Some limitations of this study should be pointed out. First, because the 45 participants with schizophrenia were all medicated (Met carriers, only first-generation antipsychotic drugs: 13 patients, only second-generation antipsychotic drugs: 4 patients, both drugs: 8 patients; Val/Val individuals, only first-generation antipsychotic drugs: 8 patients, only second-generation antipsychotic drugs: 5 patients, both drugs: 7 patients; chi-square test, df = 2, p = 0.66, n.p.), we cannot fully exclude the possibility of medication effects, although there was no significant correlation between dose of medication (chlorpromazine equivalent dose, biperiden equivalent dose, and diazepam equivalent dose) and hemodynamic response at any channel.
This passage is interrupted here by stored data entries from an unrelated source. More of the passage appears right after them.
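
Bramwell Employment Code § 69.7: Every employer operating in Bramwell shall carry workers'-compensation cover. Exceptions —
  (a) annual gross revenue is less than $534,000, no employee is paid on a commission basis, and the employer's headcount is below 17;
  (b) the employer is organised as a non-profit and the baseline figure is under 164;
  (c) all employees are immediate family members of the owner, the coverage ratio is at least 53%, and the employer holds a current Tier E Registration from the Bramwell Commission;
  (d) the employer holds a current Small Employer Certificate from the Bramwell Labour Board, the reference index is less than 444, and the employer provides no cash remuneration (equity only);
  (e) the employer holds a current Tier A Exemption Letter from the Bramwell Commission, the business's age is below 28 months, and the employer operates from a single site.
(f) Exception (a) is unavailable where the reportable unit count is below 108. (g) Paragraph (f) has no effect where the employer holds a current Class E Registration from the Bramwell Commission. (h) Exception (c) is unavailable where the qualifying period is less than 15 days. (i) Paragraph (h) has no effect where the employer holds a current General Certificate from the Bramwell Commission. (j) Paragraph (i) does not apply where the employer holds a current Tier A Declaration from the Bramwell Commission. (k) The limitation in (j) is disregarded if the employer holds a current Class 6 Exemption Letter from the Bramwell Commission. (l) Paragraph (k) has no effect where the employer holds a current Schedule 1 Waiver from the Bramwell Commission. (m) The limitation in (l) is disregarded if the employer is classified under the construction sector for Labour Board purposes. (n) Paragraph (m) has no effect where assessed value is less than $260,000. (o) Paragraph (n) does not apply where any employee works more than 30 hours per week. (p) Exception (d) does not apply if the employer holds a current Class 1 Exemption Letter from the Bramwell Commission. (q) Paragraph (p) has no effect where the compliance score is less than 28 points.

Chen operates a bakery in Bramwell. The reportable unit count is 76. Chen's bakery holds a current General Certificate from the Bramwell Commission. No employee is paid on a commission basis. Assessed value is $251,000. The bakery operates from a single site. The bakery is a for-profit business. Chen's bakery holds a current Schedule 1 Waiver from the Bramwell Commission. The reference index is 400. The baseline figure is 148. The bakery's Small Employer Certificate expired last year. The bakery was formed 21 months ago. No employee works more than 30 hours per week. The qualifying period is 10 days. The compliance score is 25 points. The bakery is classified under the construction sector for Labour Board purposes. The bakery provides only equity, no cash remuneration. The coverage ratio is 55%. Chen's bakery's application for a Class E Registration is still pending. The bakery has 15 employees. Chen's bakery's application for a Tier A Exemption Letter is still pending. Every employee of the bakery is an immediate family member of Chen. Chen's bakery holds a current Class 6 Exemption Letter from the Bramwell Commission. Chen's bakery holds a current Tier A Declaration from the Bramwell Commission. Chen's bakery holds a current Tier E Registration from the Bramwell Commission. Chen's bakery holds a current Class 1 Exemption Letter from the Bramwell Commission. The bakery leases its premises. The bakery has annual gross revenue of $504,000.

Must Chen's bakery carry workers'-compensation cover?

Exception (a): annual gross revenue is $504,000, less than the $534,000 limit; no employee is paid on commission; the employer's headcount is 15, below the 17 limit — every condition holds. But: (f) operates against (a): the reportable unit count is 76, below the 108 limit. (g), which would lift (f), does not operate here — the Class E Registration is not current. Exception (a) does not apply.
Exception (b) requires that the employer is organised as a non-profit; but the employer is for-profit, so (b) is unavailable.
Exception (c): every employee is an immediate family member; the coverage ratio is 55%, meeting the 53% threshold; a current Tier E Registration is held — every condition holds. But applying paragraphs (h)–(o): (h) is triggered — the qualifying period is 10 days, less than the 15 days limit. (i) would limit (h) — a current General Certificate is held — but (j) sets (i) aside: (j) is triggered — a current Tier A Declaration is held. (k) is engaged (a current Class 6 Exemption Letter is held), but is itself disapplied by (l): (l) is engaged — a current Schedule 1 Waiver is held. (m) is triggered (the bakery is classified under the construction sector), but is set aside by (n): (n) operates against (m): assessed value is $251,000, less than the $260,000 limit. (o), which would lift (n), is inapplicable — no employee exceeds 30 hours/week. Exception (c) does not apply.
Exception (d) does not apply: the Small Employer Certificate has expired.
Exception (e) does not apply: there is no Tier A Exemption Letter in force.
No exception applies. The general rule governs.

Yes — Chen's bakery must carry workers'-compensation cover.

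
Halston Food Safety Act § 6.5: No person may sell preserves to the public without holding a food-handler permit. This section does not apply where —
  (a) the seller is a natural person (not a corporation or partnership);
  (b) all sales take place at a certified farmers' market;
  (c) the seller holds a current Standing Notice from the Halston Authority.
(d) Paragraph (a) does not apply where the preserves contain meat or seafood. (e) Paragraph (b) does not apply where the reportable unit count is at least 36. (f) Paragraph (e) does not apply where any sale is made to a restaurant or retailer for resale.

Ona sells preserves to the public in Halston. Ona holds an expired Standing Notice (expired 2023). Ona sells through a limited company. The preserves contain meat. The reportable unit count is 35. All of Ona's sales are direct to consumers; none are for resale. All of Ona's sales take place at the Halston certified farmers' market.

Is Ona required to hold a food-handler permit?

Exception (a) does not apply: the seller operates through a limited company.
Exception (b): all sales are at a certified farmers' market — every condition holds. Applying paragraphs (e)–(f): (e) is not engaged — the reportable unit count is 35, short of 36. (b) remains available.
Exception (c) does not apply: no current Standing Notice is held.

No — exception (b) applies; Ona is not required to hold a food-handler permit.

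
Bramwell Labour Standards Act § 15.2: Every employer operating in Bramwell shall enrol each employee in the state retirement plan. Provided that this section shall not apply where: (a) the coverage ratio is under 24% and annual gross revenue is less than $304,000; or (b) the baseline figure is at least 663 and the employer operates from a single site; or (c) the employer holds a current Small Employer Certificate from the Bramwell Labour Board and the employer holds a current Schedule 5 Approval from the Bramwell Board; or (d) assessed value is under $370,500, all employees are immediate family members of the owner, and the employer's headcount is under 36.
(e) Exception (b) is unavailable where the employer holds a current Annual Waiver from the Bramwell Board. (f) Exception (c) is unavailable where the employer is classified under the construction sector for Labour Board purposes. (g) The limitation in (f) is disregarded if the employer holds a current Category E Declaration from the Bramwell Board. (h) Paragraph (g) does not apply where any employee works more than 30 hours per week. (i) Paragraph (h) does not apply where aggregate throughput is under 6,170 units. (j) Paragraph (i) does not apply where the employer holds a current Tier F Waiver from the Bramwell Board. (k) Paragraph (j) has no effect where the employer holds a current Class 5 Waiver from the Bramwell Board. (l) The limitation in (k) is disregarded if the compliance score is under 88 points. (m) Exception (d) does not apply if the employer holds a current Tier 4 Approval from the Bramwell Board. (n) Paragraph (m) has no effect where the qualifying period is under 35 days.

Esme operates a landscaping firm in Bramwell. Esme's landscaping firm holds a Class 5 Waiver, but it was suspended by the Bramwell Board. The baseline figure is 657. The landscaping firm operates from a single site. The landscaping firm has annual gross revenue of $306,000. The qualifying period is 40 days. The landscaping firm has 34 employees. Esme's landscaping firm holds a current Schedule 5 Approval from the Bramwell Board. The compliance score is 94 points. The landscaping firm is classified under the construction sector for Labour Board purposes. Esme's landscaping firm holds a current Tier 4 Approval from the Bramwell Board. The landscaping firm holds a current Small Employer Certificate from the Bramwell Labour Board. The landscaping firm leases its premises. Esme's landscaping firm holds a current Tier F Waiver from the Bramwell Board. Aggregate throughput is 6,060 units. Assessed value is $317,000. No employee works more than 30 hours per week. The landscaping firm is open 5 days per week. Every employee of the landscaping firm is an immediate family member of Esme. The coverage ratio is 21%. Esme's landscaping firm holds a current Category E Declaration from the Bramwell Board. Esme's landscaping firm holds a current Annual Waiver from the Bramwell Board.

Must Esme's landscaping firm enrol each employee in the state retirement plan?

Exception (a) requires that annual gross revenue is less than $304,000; but annual gross revenue is $306,000, not less than $304,000, so (a) is unavailable.
Exception (b) requires that the baseline figure is at least 663; but the baseline figure is 657, short of 663, so (b) is unavailable.
Exception (c)'s conditions are all satisfied: a current Small Employer Certificate is held; a current Schedule 5 Approval is held. Under paragraphs (f)–(l): (f) would limit (c) — the landscaping firm is classified under the construction sector — but (g) sets (f) aside: (g) operates against (f): a current Category E Declaration is held. (h) is not triggered (no employee exceeds 30 hours/week), so (g) stands. Exception (c) stands.
Exception (d)'s conditions are all satisfied: assessed value is $317,000, under the $370,500 limit; every employee is an immediate family member; the employer's headcount is 34, under the 36 limit. However, paragraphs (m)–(n) must be considered: (m) operates against (d): a current Tier 4 Approval is held. (n) does not operate here (the qualifying period is 40 days, not under 35 days), so (m) stands. So (d) is unavailable.

No — exception (c) applies; Esme's landscaping firm is not required to enrol each employee in the state retirement plan.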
Investigations into drug-naive or drug-free patients are an important next step. Second, the demographic results between normal controls and patients with schizophrenia showed the significant difference in education, socioeconomic status, estimated premorbid IQ, and task performance. As described in Methods section, we gave priority to match these factors for the two genotypes in each diagnostic group and we did not match for these factors between normal controls and patients with schizophrenia, because matching for all the factors lead to the drastic reduction in number of the subjects in each genotype. In fact, these factors were not significantly correlated with NIRS signals at any channel in either group. However, imaging genetic studies in demographically matched samples between normal controls and patients with schizophrenia are also ideal. Third, the results of functional MRI and PET studies during n-back task differed from those of this NIRS study regarding prefrontal regions and signal direction of the impact of the COMT genotype. For an extensive investigation, a replication study using the n-back task with NIRS is required. Fourth, some researchers placed a high value on [deoxy-Hb] decrease due to cognitive activation [25]. However, variances in [deoxy-Hb] were too small to detect the impact of the COMT genotype in patients with schizophrenia in this study. A different prefrontal task with larger effects on [deoxy-Hb] should be employed to further study the effect of the COMT genotype on prefrontal function.

Conclusions

In conclusion, an implication of the impact of the COMT genotype on prefrontal cortical function in patients with schizophrenia was also identified by noninvasive and less-demanding NIRS measurement. The evidence of association between COMT genotype and increasing risk for developing schizophrenia remains to be elucidated; however, the results of this study suggested that NIRS that is sensitive to COMT genetic variation in patients with schizophrenia might be a noninvasive tool and that prefrontal hemodynamic response may be a useful index for the evaluation and prediction of clinical response such as improvement of prefrontal cognitive dysfunction by atypical antipsychotic medication in clinical settings. This study not only replicated the effect of COMT on prefrontal cognitive function in schizophrenia, but also showed the usefulness of NIRS in future translational research on psychiatric neuroimaging.